312 mg/ml) of Alamar Blue (Resazurin, Sigma Aldrich Co. St. Louis, MO, USA) was added to each www.selleckchem.com/products/VX-765.html well. The absorbance was measured using a multiplate reader (DTX 880 Multimode Detector, Beckman Coulter®), and the drug effect was quantified as the percentage of control absorbance at 570 and 595 nm. The absorbance of Alamar Blue in culture medium is measured at a higher wavelength and lower wavelength. The absorbance of the medium is also measured at the higher and lower wavelengths. The absorbance of the medium alone is subtracted from the absorbance of medium plus Alamar

Blue at the higher wavelength. This value is called AOHW. The absorbance of the medium alone is subtracted from the absorban‘ce of medium plus Alamar Blue at the lower wavelength. This value is called AOLW. A correction factor R0 can be calculated from AOHW and AOLW, where R0 = AOLW/AOHW. The percent Alamar Blue reduced is then expressed as follows: % reduced = ALW − (AHW × R0) × 100. Cultured human lymphocytes were plated at a concentration of 0.3 × 106 cells/ml and incubated for 24 h with different concentrations of PHT (0.25, 0.5, 1.0, 2.0, and 4.0 μM) and then mixed with low-melting point agarose.
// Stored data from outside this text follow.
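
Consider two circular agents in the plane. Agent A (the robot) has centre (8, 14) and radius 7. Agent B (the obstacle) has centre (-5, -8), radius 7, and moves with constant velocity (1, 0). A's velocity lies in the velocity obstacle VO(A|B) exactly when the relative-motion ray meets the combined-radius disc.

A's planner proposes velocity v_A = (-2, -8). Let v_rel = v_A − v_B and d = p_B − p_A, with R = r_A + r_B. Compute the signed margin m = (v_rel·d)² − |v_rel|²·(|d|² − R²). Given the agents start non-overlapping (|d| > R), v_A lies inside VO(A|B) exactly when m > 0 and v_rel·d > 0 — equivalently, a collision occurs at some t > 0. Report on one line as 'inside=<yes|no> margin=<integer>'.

d = (-13, -22),  |d|² = 653;  R = 7+7 = 14,  c = 653−14² = 457
v_rel = (-3, -8),  |v_rel|² = 73;  v_rel·d = (-3)·(-13) + (-8)·(-22) = 215
73·t² − 430·t + 457 = 0  ⇒  m = 215² − 73·457 = 12864
m = 12864 > 0,  v_rel·d = 215 > 0  ⇒  inside

inside=yes margin=12864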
Doxorubicin (0.5 μM) was used as a positive

control. The alkaline version selleck screening library of the comet assay (single cell gel electrophoresis) was performed as described by Singh et al. (1988) with minor modifications (Hartmann and Speit, 1997). Slides were prepared in duplicate, and 100 cells were screened per sample (50 cells from each duplicate slide), using a fluorescence microscope (Zeiss) equipped with a 515–560 nm excitation filter, a 590 nm barrier filter, and a 40× objective. Cells were scored visually according to tail length into five

classes: (1) class 0: undamaged, without a tail; (2) class 1: with a tail shorter than the diameter of the head (nucleus); (3) class 2: with a tail length 1–2× the diameter of the head; (4) class 3: with a tail longer than 2× the diameter of the head; (5) class 4: comets with no heads. Two different but complementary parameters were employed: Damage index (DI) and damage frequency (DF). DI is based on migration length and on the amount Thalidomide of DNA in the tail, and it is considered a sensitive DNA measure. A value (DI) was assigned to each comet according to its class, using the formula: DI = (0 × n0) + (1 × n1) + (2 × n2) + (3 × n3) + (4 × n4), where n = number of cells in each class analyzed. The damage index ranged from 0 (completely undamaged: 100 cells × 0) to 400 (with maximum damage: 100 cells × 4). On the other hand, DF represents the percentage of cells (tailed cells) with DNA damage ( Speit and Hartmann, 1999). Naturally synchronized human peripheral blood lymphocytes were used with more than 95% of cells in the G0 phase (Bender et al., 1988 and Wojcik et al., 1996). Short-term lymphocyte cultures, at a concentration of 0.3 × 106 cells/ml, were initiated according to a standard protocol (Preston et al., 1987).